É certo que todos nós tínhamos ouvido falar da escola, embora ninguém tenha chegado a vê-la. Os pais de todas as crianças de Portobel aterrorizavam seus filhos com relatos exagerados sobre o que poderia acontecer a eles caso atrevessem-se a explorar por ali.
Falavam de cães negros que espreitavam a área e devoravam os intrusos; também de almas penadas e cavalos diabólicos que podiam te perseguir incansavelmente mesmo depois de dormir, durante o sono.
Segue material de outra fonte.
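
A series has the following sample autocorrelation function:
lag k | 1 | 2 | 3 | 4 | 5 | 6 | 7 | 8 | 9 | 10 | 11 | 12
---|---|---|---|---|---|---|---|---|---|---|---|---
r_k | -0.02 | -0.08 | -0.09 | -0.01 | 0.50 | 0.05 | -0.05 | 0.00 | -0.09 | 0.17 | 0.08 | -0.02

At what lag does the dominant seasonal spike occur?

5

The largest autocorrelation is r_5 = 0.50, with a weaker echo at lag 10 (0.17); the remaining lags stay at or below 0.08.
The dominant spike at lag 5 indicates a seasonal period of 5.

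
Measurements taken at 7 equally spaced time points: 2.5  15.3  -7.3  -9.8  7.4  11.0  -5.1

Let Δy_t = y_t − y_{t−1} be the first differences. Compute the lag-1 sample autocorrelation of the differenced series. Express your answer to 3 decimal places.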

Contudo, nada disso era certo, salvo que eram fantasias estimuladas pelo poder que emanava do capitão e o medo que sua presença provocava nas pessoas.
Porém o que nunca havíamos imaginado era que Galeão, a temida escola de piratas, era um autêntico galeão no meio do bosque.
Tratava-se de uma embarcação de primeira classe, um poderoso navio de guerra daqueles utilizados pela Espanha e pela Inglaterra em suas campanhas, que foram construídos pelos portugueses. Media quarenta e cinco metros de comprimento; tinha cinco conveses, dois deles com quarenta canhões, e três poderosos mastros, que atravessavam as pontes e apoiavam-se no fundo do barco.
Todas as velas encontravam-se soltas, ressoando ao vento; e na parte mais alta do mastro grande, ondulava majestosa a bandeira pirata.
Até ter me aproximado um pouco mais da paliçada de troncos que rodeava aquela impressionante visão, não pude ver que aquele navio jamais de lançaria ao mar. Tratava-se de um galeão de granito, uma amostra extravagante do engenho e do poder deste enigmático personagem. Como havia chegado até ali era algo que eu não conseguia imaginar.
Olhei para o capitão, que se encontrava parado ao meu lado analisando minhas impressões. Quis lhe dizer algo, mas as palavras não saíam, de modo que me deixei ser conduzido ao interior da paliçada, passando abaixo da placa da escola, que balançava em suas dobradiças de ferro.
Subimos ao convés superior pela proa, utilizando uma escada espiral semelhante aos brandais que suportam os mastros; atravessamos o convés e adentramos por uma escotilha que descia diretamente ao cabrestante de proa. Paramos ali; o capitão acendeu uma lamparina que iluminou parte do cômodo.
—Acomode-se onde conseguir e nos vemos amanhã —me disse antes de virar e começar a subir até o convés principal.